Изменить стиль страницы

– Нет, нет, Нам-Бок, – воскликнул старшина, – как это может быть? Железо всегда идет ко дну. Вот послушай: у старшины соседнего селения я выменял нож, и вчера нож выскользнул у меня из рук и сразу пошел вниз, в самую глубь моря. Всему есть закон. У каждой вещи свой закон. Мы знаем. Больше того: мы знаем, что для всех одинаковых вещей закон один, и потому для всего железного закон тоже один. Так что отрекись от своих слов, Нам-Бок, чтоб мы не потеряли к тебе уважение.

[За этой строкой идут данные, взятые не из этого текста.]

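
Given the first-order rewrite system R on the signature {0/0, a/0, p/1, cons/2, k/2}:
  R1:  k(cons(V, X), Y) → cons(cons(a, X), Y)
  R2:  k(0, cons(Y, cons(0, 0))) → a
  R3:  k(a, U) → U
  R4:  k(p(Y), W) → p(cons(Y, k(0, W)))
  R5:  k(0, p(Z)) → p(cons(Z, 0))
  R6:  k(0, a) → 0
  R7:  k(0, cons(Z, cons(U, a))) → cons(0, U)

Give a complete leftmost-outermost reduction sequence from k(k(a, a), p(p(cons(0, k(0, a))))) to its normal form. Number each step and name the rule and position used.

p(p(cons(0, 0)))

1. k(k(a, a), p(p(cons(0, k(0, a)))))  →  k(a, p(p(cons(0, k(0, a)))))   [R3 at 1]
2. k(a, p(p(cons(0, k(0, a)))))  →  p(p(cons(0, k(0, a))))   [R3 at ε]
3. p(p(cons(0, k(0, a))))  →  p(p(cons(0, 0)))   [R6 at 1.1.2]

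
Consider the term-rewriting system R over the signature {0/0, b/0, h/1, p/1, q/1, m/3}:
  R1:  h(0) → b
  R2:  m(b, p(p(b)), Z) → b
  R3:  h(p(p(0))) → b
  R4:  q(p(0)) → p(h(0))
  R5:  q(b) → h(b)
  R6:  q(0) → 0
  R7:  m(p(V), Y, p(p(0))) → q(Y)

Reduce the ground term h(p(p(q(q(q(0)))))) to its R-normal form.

b

1. h(p(p(q(q(q(0))))))  →  h(p(p(q(q(0)))))   [R6 at 1.1.1.1.1]
2. h(p(p(q(q(0)))))  →  h(p(p(q(0))))   [R6 at 1.1.1.1]
3. h(p(p(q(0))))  →  h(p(p(0)))   [R6 at 1.1.1]
4. h(p(p(0)))  →  b   [R3 at ε]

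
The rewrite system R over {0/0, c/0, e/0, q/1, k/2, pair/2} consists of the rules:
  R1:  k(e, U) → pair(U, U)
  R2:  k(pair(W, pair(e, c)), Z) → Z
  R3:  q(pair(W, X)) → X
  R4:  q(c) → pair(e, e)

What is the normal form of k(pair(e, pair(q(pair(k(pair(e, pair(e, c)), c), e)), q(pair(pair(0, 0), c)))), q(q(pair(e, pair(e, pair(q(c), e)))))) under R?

1. k(pair(e, pair(q(pair(k(pair(e, pair(e, c)), c), e)), q(pair(pair(0, 0), c)))), q(q(pair(e, pair(e, pair(q(c), e))))))  →  k(pair(e, pair(e, q(pair(pair(0, 0), c)))), q(q(pair(e, pair(e, pair(q(c), e))))))   [R3 at 1.2.1]
2. k(pair(e, pair(e, q(pair(pair(0, 0), c)))), q(q(pair(e, pair(e, pair(q(c), e))))))  →  k(pair(e, pair(e, c)), q(q(pair(e, pair(e, pair(q(c), e))))))   [R3 at 1.2.2]
3. k(pair(e, pair(e, c)), q(q(pair(e, pair(e, pair(q(c), e))))))  →  q(q(pair(e, pair(e, pair(q(c), e)))))   [R2 at ε]
4. q(q(pair(e, pair(e, pair(q(c), e)))))  →  q(pair(e, pair(q(c), e)))   [R3 at 1]
5. q(pair(e, pair(q(c), e)))  →  pair(q(c), e)   [R3 at ε]
6. pair(q(c), e)  →  pair(pair(e, e), e)   [R4 at 1]

pair(pair(e, e), e)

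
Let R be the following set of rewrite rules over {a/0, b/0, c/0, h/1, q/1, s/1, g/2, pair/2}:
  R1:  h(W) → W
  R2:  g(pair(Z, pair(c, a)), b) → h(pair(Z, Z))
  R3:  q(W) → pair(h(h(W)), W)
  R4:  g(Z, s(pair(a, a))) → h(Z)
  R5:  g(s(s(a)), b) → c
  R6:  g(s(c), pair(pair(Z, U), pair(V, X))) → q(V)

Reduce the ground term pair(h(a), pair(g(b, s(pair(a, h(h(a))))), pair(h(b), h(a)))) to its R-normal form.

1. pair(h(a), pair(g(b, s(pair(a, h(h(a))))), pair(h(b), h(a))))  →  pair(a, pair(g(b, s(pair(a, h(h(a))))), pair(h(b), h(a))))   [R1 at 1]
2. pair(a, pair(g(b, s(pair(a, h(h(a))))), pair(h(b), h(a))))  →  pair(a, pair(g(b, s(pair(a, h(a)))), pair(h(b), h(a))))   [R1 at 2.1.2.1.2]
3. pair(a, pair(g(b, s(pair(a, h(a)))), pair(h(b), h(a))))  →  pair(a, pair(g(b, s(pair(a, a))), pair(h(b), h(a))))   [R1 at 2.1.2.1.2]
4. pair(a, pair(g(b, s(pair(a, a))), pair(h(b), h(a))))  →  pair(a, pair(h(b), pair(h(b), h(a))))   [R4 at 2.1]
5. pair(a, pair(h(b), pair(h(b), h(a))))  →  pair(a, pair(b, pair(h(b), h(a))))   [R1 at 2.1]
6. pair(a, pair(b, pair(h(b), h(a))))  →  pair(a, pair(b, pair(b, h(a))))   [R1 at 2.2.1]
7. pair(a, pair(b, pair(b, h(a))))  →  pair(a, pair(b, pair(b, a)))   [R1 at 2.2.2]

pair(a, pair(b, pair(b, a)))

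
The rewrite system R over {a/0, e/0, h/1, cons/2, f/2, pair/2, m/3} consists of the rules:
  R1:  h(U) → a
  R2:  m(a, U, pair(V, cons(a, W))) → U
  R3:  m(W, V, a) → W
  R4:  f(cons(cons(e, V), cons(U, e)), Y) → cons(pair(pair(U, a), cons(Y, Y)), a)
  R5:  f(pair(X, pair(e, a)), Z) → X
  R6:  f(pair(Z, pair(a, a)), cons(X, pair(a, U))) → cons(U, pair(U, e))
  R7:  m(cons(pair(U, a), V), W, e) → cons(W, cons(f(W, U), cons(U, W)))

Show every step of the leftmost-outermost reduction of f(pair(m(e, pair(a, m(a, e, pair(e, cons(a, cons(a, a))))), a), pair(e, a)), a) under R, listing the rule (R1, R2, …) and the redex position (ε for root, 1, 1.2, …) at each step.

1. f(pair(m(e, pair(a, m(a, e, pair(e, cons(a, cons(a, a))))), a), pair(e, a)), a)  →  m(e, pair(a, m(a, e, pair(e, cons(a, cons(a, a))))), a)   [R5 at ε]
2. m(e, pair(a, m(a, e, pair(e, cons(a, cons(a, a))))), a)  →  e   [R3 at ε]

e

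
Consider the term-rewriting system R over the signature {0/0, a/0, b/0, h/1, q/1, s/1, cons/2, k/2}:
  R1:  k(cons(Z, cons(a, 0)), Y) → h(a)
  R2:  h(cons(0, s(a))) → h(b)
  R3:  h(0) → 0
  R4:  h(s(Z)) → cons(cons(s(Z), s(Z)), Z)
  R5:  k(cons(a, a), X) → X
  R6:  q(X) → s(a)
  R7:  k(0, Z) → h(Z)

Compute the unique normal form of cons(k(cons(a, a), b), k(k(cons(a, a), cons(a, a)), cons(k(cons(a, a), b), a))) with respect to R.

cons(b, cons(b, a))

1. cons(k(cons(a, a), b), k(k(cons(a, a), cons(a, a)), cons(k(cons(a, a), b), a)))  →  cons(b, k(k(cons(a, a), cons(a, a)), cons(k(cons(a, a), b), a)))   [R5 at 1]
2. cons(b, k(k(cons(a, a), cons(a, a)), cons(k(cons(a, a), b), a)))  →  cons(b, k(cons(a, a), cons(k(cons(a, a), b), a)))   [R5 at 2.1]
3. cons(b, k(cons(a, a), cons(k(cons(a, a), b), a)))  →  cons(b, cons(k(cons(a, a), b), a))   [R5 at 2]
4. cons(b, cons(k(cons(a, a), b), a))  →  cons(b, cons(b, a))   [R5 at 2.1]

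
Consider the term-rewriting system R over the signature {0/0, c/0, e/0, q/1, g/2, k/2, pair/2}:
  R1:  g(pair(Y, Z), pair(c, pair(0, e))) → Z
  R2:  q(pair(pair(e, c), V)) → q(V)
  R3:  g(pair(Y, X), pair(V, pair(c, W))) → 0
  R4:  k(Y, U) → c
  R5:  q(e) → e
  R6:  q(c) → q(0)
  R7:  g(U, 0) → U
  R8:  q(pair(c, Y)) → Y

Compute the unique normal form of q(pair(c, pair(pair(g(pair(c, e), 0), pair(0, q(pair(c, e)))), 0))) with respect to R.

pair(pair(pair(c, e), pair(0, e)), 0)

1. q(pair(c, pair(pair(g(pair(c, e), 0), pair(0, q(pair(c, e)))), 0)))  →  pair(pair(g(pair(c, e), 0), pair(0, q(pair(c, e)))), 0)   [R8 at ε]
2. pair(pair(g(pair(c, e), 0), pair(0, q(pair(c, e)))), 0)  →  pair(pair(pair(c, e), pair(0, q(pair(c, e)))), 0)   [R7 at 1.1]
3. pair(pair(pair(c, e), pair(0, q(pair(c, e)))), 0)  →  pair(pair(pair(c, e), pair(0, e)), 0)   [R8 at 1.2.2]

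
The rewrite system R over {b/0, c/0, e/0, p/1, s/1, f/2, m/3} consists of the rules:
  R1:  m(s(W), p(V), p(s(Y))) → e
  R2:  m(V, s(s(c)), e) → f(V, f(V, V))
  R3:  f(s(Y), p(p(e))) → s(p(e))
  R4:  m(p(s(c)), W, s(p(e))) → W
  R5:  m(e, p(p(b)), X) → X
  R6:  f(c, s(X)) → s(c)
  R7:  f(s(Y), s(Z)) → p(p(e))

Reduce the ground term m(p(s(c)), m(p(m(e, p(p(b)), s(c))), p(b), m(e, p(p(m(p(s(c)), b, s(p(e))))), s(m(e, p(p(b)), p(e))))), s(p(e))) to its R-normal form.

p(b)

1. m(p(s(c)), m(p(m(e, p(p(b)), s(c))), p(b), m(e, p(p(m(p(s(c)), b, s(p(e))))), s(m(e, p(p(b)), p(e))))), s(p(e)))  →  m(p(m(e, p(p(b)), s(c))), p(b), m(e, p(p(m(p(s(c)), b, s(p(e))))), s(m(e, p(p(b)), p(e)))))   [R4 at ε]
2. m(p(m(e, p(p(b)), s(c))), p(b), m(e, p(p(m(p(s(c)), b, s(p(e))))), s(m(e, p(p(b)), p(e)))))  →  m(p(s(c)), p(b), m(e, p(p(m(p(s(c)), b, s(p(e))))), s(m(e, p(p(b)), p(e)))))   [R5 at 1.1]
3. m(p(s(c)), p(b), m(e, p(p(m(p(s(c)), b, s(p(e))))), s(m(e, p(p(b)), p(e)))))  →  m(p(s(c)), p(b), m(e, p(p(b)), s(m(e, p(p(b)), p(e)))))   [R4 at 3.2.1.1]
4. m(p(s(c)), p(b), m(e, p(p(b)), s(m(e, p(p(b)), p(e)))))  →  m(p(s(c)), p(b), s(m(e, p(p(b)), p(e))))   [R5 at 3]
5. m(p(s(c)), p(b), s(m(e, p(p(b)), p(e))))  →  m(p(s(c)), p(b), s(p(e)))   [R5 at 3.1]
6. m(p(s(c)), p(b), s(p(e)))  →  p(b)   [R4 at ε]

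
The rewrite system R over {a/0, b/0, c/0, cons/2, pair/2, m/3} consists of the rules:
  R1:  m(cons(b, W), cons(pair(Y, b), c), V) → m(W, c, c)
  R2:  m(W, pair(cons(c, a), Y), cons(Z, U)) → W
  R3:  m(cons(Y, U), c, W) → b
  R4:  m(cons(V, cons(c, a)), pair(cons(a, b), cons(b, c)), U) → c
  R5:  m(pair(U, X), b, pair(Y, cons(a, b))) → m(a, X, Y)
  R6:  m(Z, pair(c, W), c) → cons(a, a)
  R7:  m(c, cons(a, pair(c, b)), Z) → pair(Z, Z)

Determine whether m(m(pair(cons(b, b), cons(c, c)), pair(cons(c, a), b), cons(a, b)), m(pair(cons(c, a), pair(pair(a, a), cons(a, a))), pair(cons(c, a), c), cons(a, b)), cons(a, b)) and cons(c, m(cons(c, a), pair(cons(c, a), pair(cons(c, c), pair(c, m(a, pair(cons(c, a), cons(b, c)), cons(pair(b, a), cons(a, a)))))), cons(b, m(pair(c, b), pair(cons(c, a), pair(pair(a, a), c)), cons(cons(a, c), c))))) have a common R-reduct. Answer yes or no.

Reduce t₁ = m(m(pair(cons(b, b), cons(c, c)), pair(cons(c, a), b), cons(a, b)), m(pair(cons(c, a), pair(pair(a, a), cons(a, a))), pair(cons(c, a), c), cons(a, b)), cons(a, b)):
1. m(m(pair(cons(b, b), cons(c, c)), pair(cons(c, a), b), cons(a, b)), m(pair(cons(c, a), pair(pair(a, a), cons(a, a))), pair(cons(c, a), c), cons(a, b)), cons(a, b))  →  m(pair(cons(b, b), cons(c, c)), m(pair(cons(c, a), pair(pair(a, a), cons(a, a))), pair(cons(c, a), c), cons(a, b)), cons(a, b))   [R2 at 1]
2. m(pair(cons(b, b), cons(c, c)), m(pair(cons(c, a), pair(pair(a, a), cons(a, a))), pair(cons(c, a), c), cons(a, b)), cons(a, b))  →  m(pair(cons(b, b), cons(c, c)), pair(cons(c, a), pair(pair(a, a), cons(a, a))), cons(a, b))   [R2 at 2]
3. m(pair(cons(b, b), cons(c, c)), pair(cons(c, a), pair(pair(a, a), cons(a, a))), cons(a, b))  →  pair(cons(b, b), cons(c, c))   [R2 at ε]

Reduce t₂ = cons(c, m(cons(c, a), pair(cons(c, a), pair(cons(c, c), pair(c, m(a, pair(cons(c, a), cons(b, c)), cons(pair(b, a), cons(a, a)))))), cons(b, m(pair(c, b), pair(cons(c, a), pair(pair(a, a), c)), cons(cons(a, c), c))))):
1. cons(c, m(cons(c, a), pair(cons(c, a), pair(cons(c, c), pair(c, m(a, pair(cons(c, a), cons(b, c)), cons(pair(b, a), cons(a, a)))))), cons(b, m(pair(c, b), pair(cons(c, a), pair(pair(a, a), c)), cons(cons(a, c), c)))))  →  cons(c, cons(c, a))   [R2 at 2]

no — NF(t₁) = pair(cons(b, b), cons(c, c)), NF(t₂) = cons(c, cons(c, a))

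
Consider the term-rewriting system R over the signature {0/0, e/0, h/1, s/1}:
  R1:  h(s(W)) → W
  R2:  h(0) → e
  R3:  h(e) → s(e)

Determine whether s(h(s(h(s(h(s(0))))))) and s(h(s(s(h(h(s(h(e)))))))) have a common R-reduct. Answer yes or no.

no — NF(t₁) = s(0), NF(t₂) = s(s(e))

Reduce t₁ = s(h(s(h(s(h(s(0))))))):
1. s(h(s(h(s(h(s(0)))))))  →  s(h(s(h(s(0)))))   [R1 at 1]
2. s(h(s(h(s(0)))))  →  s(h(s(0)))   [R1 at 1]
3. s(h(s(0)))  →  s(0)   [R1 at 1]

Reduce t₂ = s(h(s(s(h(h(s(h(e)))))))):
1. s(h(s(s(h(h(s(h(e))))))))  →  s(s(h(h(s(h(e))))))   [R1 at 1]
2. s(s(h(h(s(h(e))))))  →  s(s(h(h(e))))   [R1 at 1.1.1]
3. s(s(h(h(e))))  →  s(s(h(s(e))))   [R3 at 1.1.1]
4. s(s(h(s(e))))  →  s(s(e))   [R1 at 1.1]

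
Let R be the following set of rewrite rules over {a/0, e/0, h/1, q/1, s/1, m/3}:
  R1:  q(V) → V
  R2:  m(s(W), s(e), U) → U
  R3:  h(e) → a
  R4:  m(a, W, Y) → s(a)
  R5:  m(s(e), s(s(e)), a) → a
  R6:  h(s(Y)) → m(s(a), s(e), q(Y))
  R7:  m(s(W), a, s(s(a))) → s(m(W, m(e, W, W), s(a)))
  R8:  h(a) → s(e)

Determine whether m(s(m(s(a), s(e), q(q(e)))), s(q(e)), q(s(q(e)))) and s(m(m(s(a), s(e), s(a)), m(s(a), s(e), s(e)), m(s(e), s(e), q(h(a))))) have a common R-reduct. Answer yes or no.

no — NF(t₁) = s(e), NF(t₂) = s(s(e))

Reduce t₁ = m(s(m(s(a), s(e), q(q(e)))), s(q(e)), q(s(q(e)))):
1. m(s(m(s(a), s(e), q(q(e)))), s(q(e)), q(s(q(e))))  →  m(s(q(q(e))), s(q(e)), q(s(q(e))))   [R2 at 1.1]
2. m(s(q(q(e))), s(q(e)), q(s(q(e))))  →  m(s(q(e)), s(q(e)), q(s(q(e))))   [R1 at 1.1]
3. m(s(q(e)), s(q(e)), q(s(q(e))))  →  m(s(e), s(q(e)), q(s(q(e))))   [R1 at 1.1]
4. m(s(e), s(q(e)), q(s(q(e))))  →  m(s(e), s(e), q(s(q(e))))   [R1 at 2.1]
5. m(s(e), s(e), q(s(q(e))))  →  q(s(q(e)))   [R2 at ε]
6. q(s(q(e)))  →  s(q(e))   [R1 at ε]
7. s(q(e))  →  s(e)   [R1 at 1]

Reduce t₂ = s(m(m(s(a), s(e), s(a)), m(s(a), s(e), s(e)), m(s(e), s(e), q(h(a))))):
1. s(m(m(s(a), s(e), s(a)), m(s(a), s(e), s(e)), m(s(e), s(e), q(h(a)))))  →  s(m(s(a), m(s(a), s(e), s(e)), m(s(e), s(e), q(h(a)))))   [R2 at 1.1]
2. s(m(s(a), m(s(a), s(e), s(e)), m(s(e), s(e), q(h(a)))))  →  s(m(s(a), s(e), m(s(e), s(e), q(h(a)))))   [R2 at 1.2]
3. s(m(s(a), s(e), m(s(e), s(e), q(h(a)))))  →  s(m(s(e), s(e), q(h(a))))   [R2 at 1]
4. s(m(s(e), s(e), q(h(a))))  →  s(q(h(a)))   [R2 at 1]
5. s(q(h(a)))  →  s(h(a))   [R1 at 1]
6. s(h(a))  →  s(s(e))   [R8 at 1]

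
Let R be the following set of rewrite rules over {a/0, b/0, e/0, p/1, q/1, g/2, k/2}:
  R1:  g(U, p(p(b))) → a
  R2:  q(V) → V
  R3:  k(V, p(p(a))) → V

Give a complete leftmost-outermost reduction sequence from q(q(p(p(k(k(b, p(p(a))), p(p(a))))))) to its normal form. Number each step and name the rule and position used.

1. q(q(p(p(k(k(b, p(p(a))), p(p(a)))))))  →  q(p(p(k(k(b, p(p(a))), p(p(a))))))   [R2 at ε]
2. q(p(p(k(k(b, p(p(a))), p(p(a))))))  →  p(p(k(k(b, p(p(a))), p(p(a)))))   [R2 at ε]
3. p(p(k(k(b, p(p(a))), p(p(a)))))  →  p(p(k(b, p(p(a)))))   [R3 at 1.1]
4. p(p(k(b, p(p(a)))))  →  p(p(b))   [R3 at 1.1]

p(p(b))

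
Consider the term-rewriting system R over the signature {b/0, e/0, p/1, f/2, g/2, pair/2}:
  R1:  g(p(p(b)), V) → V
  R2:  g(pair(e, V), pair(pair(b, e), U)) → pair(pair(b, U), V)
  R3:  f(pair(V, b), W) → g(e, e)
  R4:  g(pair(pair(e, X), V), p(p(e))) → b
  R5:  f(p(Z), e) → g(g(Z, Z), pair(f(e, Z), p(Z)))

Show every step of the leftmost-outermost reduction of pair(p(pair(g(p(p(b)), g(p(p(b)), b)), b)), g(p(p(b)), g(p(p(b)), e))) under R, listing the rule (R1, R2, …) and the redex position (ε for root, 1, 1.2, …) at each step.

1. pair(p(pair(g(p(p(b)), g(p(p(b)), b)), b)), g(p(p(b)), g(p(p(b)), e)))  →  pair(p(pair(g(p(p(b)), b), b)), g(p(p(b)), g(p(p(b)), e)))   [R1 at 1.1.1]
2. pair(p(pair(g(p(p(b)), b), b)), g(p(p(b)), g(p(p(b)), e)))  →  pair(p(pair(b, b)), g(p(p(b)), g(p(p(b)), e)))   [R1 at 1.1.1]
3. pair(p(pair(b, b)), g(p(p(b)), g(p(p(b)), e)))  →  pair(p(pair(b, b)), g(p(p(b)), e))   [R1 at 2]
4. pair(p(pair(b, b)), g(p(p(b)), e))  →  pair(p(pair(b, b)), e)   [R1 at 2]

pair(p(pair(b, b)), e)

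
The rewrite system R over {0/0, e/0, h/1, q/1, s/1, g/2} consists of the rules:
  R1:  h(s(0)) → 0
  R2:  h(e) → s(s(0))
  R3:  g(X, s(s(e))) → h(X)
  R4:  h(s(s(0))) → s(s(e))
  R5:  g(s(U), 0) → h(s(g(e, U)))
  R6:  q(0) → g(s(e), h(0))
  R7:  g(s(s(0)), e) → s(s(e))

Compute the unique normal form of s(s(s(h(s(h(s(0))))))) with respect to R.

s(s(s(0)))

1. s(s(s(h(s(h(s(0)))))))  →  s(s(s(h(s(0)))))   [R1 at 1.1.1.1.1]
2. s(s(s(h(s(0)))))  →  s(s(s(0)))   [R1 at 1.1.1]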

– Но это так, – стоял на своем Нам-Бок. – Пароход весь железный, а не тонет.

– Нет, нет, этого не может быть.

– Я видел своими глазами.

– Это противно природе вещей.

– Но скажи мне, Нам-Бок, – перебил Кугах, опасаясь, как бы рассказ на этом не прекратился. – Скажи мне, как эти люди находят дорогу в море, если не видно берега?

– Солнце показывает им дорогу.

– Но как?

– У старшины шхуны есть такая штука, через которую смотрят на солнце, и вот в полдень он берет ее, и смотрит, и заставляет солнце сойти с неба на край земли.

– Но это колдовство! – ошеломленный таким святотатством, закричал Опи-Куон. Мужчины в ужасе подняли руки, женщины заголосили. – Это гнусное колдовство! Очень нехорошо отклонять великое солнце от его пути: оно прогоняет ночь и дает нам тюленей, лососину и тепло.

– Что из того, что это колдовство? – грубо спросил Нам-Бок. – Я тоже смотрел сквозь эту вещь на солнце и заставлял солнце сходить с неба.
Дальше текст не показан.